I despise Margaret Atwood. Living as I do in Toronto, such a statement may come off sounding like blasphemy. How can you say such a thing? ask the pious onlookers. It is precisely because I am from Toronto that I despise her.
As a high school student in Toronto, they made me read her poetry and novels. The first work I read was Surfacing, Atwood’s first and least satisfying novel, but it was Canadian, and it seemed important to let us kids know that it is possible for a Canadian (& a woman no less) to publish a real novel. Then they made me read Life Before Man & Edible Woman, which, in retrospect, seem odd choices for teenaged boys. I had neither the interest nor the maturity to bother with passages about such things as the complexities of sex after a mastectomy. And so, in university (ironically majoring in English at Atwood’s alma mater), I made a point of avoiding the CanLit courses. Atwood continued to publish, and the novels just got bigger and bigger. I lost patience. I’m not going to sit for hours and read all that, I told myself. So when I saw Atwood’s latest offering, The Tent, and when I saw that it was a slim 155 pages of well-spaced type with a generous helping of illustrations, I decided it was time to reacquaint myself with the divine Ms. A.
I have been duped! I had taken the book’s size in the spirit of a manufacturer’s warranty—it would be an easy breezy read. I was mistaken. What is The Tent? The Tent is not a single, coherent narrative. It is vignettish—polished snippets that appeal to those of us born into the age of the short attention span and the 3-second sound byte.
The first of the book’s 3 sections gives the impression of an Accomplished Writer of a Significant Body of Work who takes a backward glance at her work, her life, a bit wistful, and bit regretful—a bit jaded? She addresses the younger writer. Is the acolyte’s work any good? She isn’t sure anymore. How does one judge such a thing? The old standards don’t seem to help now. I begin to wonder if Ms. Atwood isn’t putting rocks into her pockets and strolling into the Don River. But as I proceed to the 2nd and 3rd chapters, I see that she is up to her old tricks—with psychoanalytic fairy tales, skewed mythologies and cautionary tales masquerading as science fiction.

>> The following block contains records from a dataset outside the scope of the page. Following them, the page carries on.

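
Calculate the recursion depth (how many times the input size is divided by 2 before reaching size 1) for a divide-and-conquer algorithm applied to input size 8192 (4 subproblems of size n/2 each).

For divide and conquer with division factor 2:

Problem sizes at each level:
Level 0: 8192
Level 1: 4096
Level 2: 2048
Level 3: 1024
Level 4: 512
Level 5: 256
Level 6: 128
Level 7: 64
Level 8: 32
Level 9: 16
Level 10: 8
Level 11: 4
Level 12: 2
Level 13: 1

The root is level 0 and the size-1 base case is level 13 (the tree spans levels 0 through 13, i.e. 14 levels counting the root), so the depth is the number of divisions: log_2(8192) = 13

The recursion tree depth is log_2(8192) = 13. At each level, the problem size is divided by 2, so it takes 13 divisions to reduce to a base case of size 1. The algorithm makes 4 recursive calls at each level.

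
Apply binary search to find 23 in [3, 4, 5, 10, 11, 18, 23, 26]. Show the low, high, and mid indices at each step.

Binary search for 23 in [3, 4, 5, 10, 11, 18, 23, 26]:

lo=0, hi=7, mid=3, arr[mid]=10 -> 10 < 23, search right half
lo=4, hi=7, mid=5, arr[mid]=18 -> 18 < 23, search right half
lo=6, hi=7, mid=6, arr[mid]=23 -> Found target at index 6!

Binary search finds 23 at index 6 after 3 comparisons. The search repeatedly halves the search space by comparing with the middle element.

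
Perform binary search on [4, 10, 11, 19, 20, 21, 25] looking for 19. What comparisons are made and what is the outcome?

Binary search for 19 in [4, 10, 11, 19, 20, 21, 25]:

lo=0, hi=6, mid=3, arr[mid]=19 -> Found target at index 3!

Binary search finds 19 at index 3 after 1 comparisons. The search repeatedly halves the search space by comparing with the middle element.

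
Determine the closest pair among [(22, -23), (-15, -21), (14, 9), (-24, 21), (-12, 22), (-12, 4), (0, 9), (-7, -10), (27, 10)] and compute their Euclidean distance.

Computing all pairwise distances among 9 points:

d((22, -23), (-15, -21)) = 37.054
d((22, -23), (14, 9)) = 32.9848
d((22, -23), (-24, 21)) = 63.6553
d((22, -23), (-12, 22)) = 56.4004
d((22, -23), (-12, 4)) = 43.4166
d((22, -23), (0, 9)) = 38.833
d((22, -23), (-7, -10)) = 31.7805
d((22, -23), (27, 10)) = 33.3766
d((-15, -21), (14, 9)) = 41.7253
d((-15, -21), (-24, 21)) = 42.9535
d((-15, -21), (-12, 22)) = 43.1045
d((-15, -21), (-12, 4)) = 25.1794
d((-15, -21), (0, 9)) = 33.541
d((-15, -21), (-7, -10)) = 13.6015
d((-15, -21), (27, 10)) = 52.2015
d((14, 9), (-24, 21)) = 39.8497
d((14, 9), (-12, 22)) = 29.0689
d((14, 9), (-12, 4)) = 26.4764
d((14, 9), (0, 9)) = 14.0
d((14, 9), (-7, -10)) = 28.3196
d((14, 9), (27, 10)) = 13.0384
d((-24, 21), (-12, 22)) = 12.0416 <-- minimum
d((-24, 21), (-12, 4)) = 20.8087
d((-24, 21), (0, 9)) = 26.8328
d((-24, 21), (-7, -10)) = 35.3553
d((-24, 21), (27, 10)) = 52.1728
d((-12, 22), (-12, 4)) = 18.0
d((-12, 22), (0, 9)) = 17.6918
d((-12, 22), (-7, -10)) = 32.3883
d((-12, 22), (27, 10)) = 40.8044
d((-12, 4), (0, 9)) = 13.0
d((-12, 4), (-7, -10)) = 14.8661
d((-12, 4), (27, 10)) = 39.4588
d((0, 9), (-7, -10)) = 20.2485
d((0, 9), (27, 10)) = 27.0185
d((-7, -10), (27, 10)) = 39.4462

Closest pair: (-24, 21) and (-12, 22) with distance 12.0416

The closest pair is (-24, 21) and (-12, 22) with Euclidean distance 12.0416. For 9 points, brute-force pairwise comparison is shown above. For large n, the divide-and-conquer algorithm (sort by x, recurse on halves, check the dividing strip) achieves O(n log n).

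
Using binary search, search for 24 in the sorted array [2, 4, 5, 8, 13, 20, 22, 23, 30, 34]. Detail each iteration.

Binary search for 24 in [2, 4, 5, 8, 13, 20, 22, 23, 30, 34]:

lo=0, hi=9, mid=4, arr[mid]=13 -> 13 < 24, search right half
lo=5, hi=9, mid=7, arr[mid]=23 -> 23 < 24, search right half
lo=8, hi=9, mid=8, arr[mid]=30 -> 30 > 24, search left half
lo=8 > hi=7, target 24 not found

Binary search determines that 24 is not in the array after 3 comparisons. The search space was exhausted without finding the target.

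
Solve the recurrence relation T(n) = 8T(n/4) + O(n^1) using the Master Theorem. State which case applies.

Master Theorem for T(n) = 8T(n/4) + O(n^1):

a = 8, b = 4, c = 1
log_b(a) = log_4(8) = 1.5000

Case 1: c = 1 < log_4(8) = 1.5000
T(n) = O(n^(log_4 8))

For T(n) = 8T(n/4) + O(n^1): log_4(8) = 1.5000. This is Case 1 of the Master Theorem (c < log_b(a), work dominated by leaves), giving O(n^(log_4 8)).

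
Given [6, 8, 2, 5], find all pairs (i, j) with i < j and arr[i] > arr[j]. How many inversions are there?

Finding inversions in [6, 8, 2, 5]:

(0, 2): arr[0]=6 > arr[2]=2
(0, 3): arr[0]=6 > arr[3]=5
(1, 2): arr[1]=8 > arr[2]=2
(1, 3): arr[1]=8 > arr[3]=5

Total inversions: 4

The array has 4 inversion(s): (0,2), (0,3), (1,2), (1,3). Each pair (i,j) satisfies i < j and arr[i] > arr[j].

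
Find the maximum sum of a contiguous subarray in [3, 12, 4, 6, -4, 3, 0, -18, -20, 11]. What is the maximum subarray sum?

Using Kadane's algorithm on [3, 12, 4, 6, -4, 3, 0, -18, -20, 11]:

Scanning through the array:
Position 1 (value 12): max_ending_here = 15, max_so_far = 15
Position 2 (value 4): max_ending_here = 19, max_so_far = 19
Position 3 (value 6): max_ending_here = 25, max_so_far = 25
Position 4 (value -4): max_ending_here = 21, max_so_far = 25
Position 5 (value 3): max_ending_here = 24, max_so_far = 25
Position 6 (value 0): max_ending_here = 24, max_so_far = 25
Position 7 (value -18): max_ending_here = 6, max_so_far = 25
Position 8 (value -20): max_ending_here = -14, max_so_far = 25
Position 9 (value 11): max_ending_here = 11, max_so_far = 25

Maximum subarray: [3, 12, 4, 6]
Maximum sum: 25

The maximum subarray is [3, 12, 4, 6] with sum 25. This subarray runs from index 0 to index 3.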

Is it possible to discern a single thread that might bind together all these snippets? Maybe not. How does one judge such things nowadays? If there is a “theme” in all this, maybe it is the matter of setting things down in words. Consider this passage from the piece which gives the book its title:
The trouble is, your tent is made of paper. Paper won’t keep anything out. You know you must write on the walls, on the paper walls, on the inside of your tent. You must write upside down and backwards, you must cover every available space on the paper with writing. Some of the writing has to describe the howling that’s going on outside, night and day, among the sand dunes and the ice chunks and the ruins and bones and so forth; it must tell the truth about the howling, but this is difficult to do because you can’t see through the paper walls and so you can’t be exact about the truth, and you don’t want to go out there, out into the wilderness, to see exactly for yourself.
Ah, Margaret, you’ve hit the nail on the head. Writing happens inside, where it’s safe (or where we fool ourselves into believing it’s safe). But the writer’s subject, truth, is outside, where it’s dangerous and where the written word may have no currency. Today, the writer’s place in the world is precarious because it is no longer clear that the writer’s words make any difference. No wonder the book opens with such wistfulness. I give this book a resounding 4 stars out of 5—even if I do despise its author.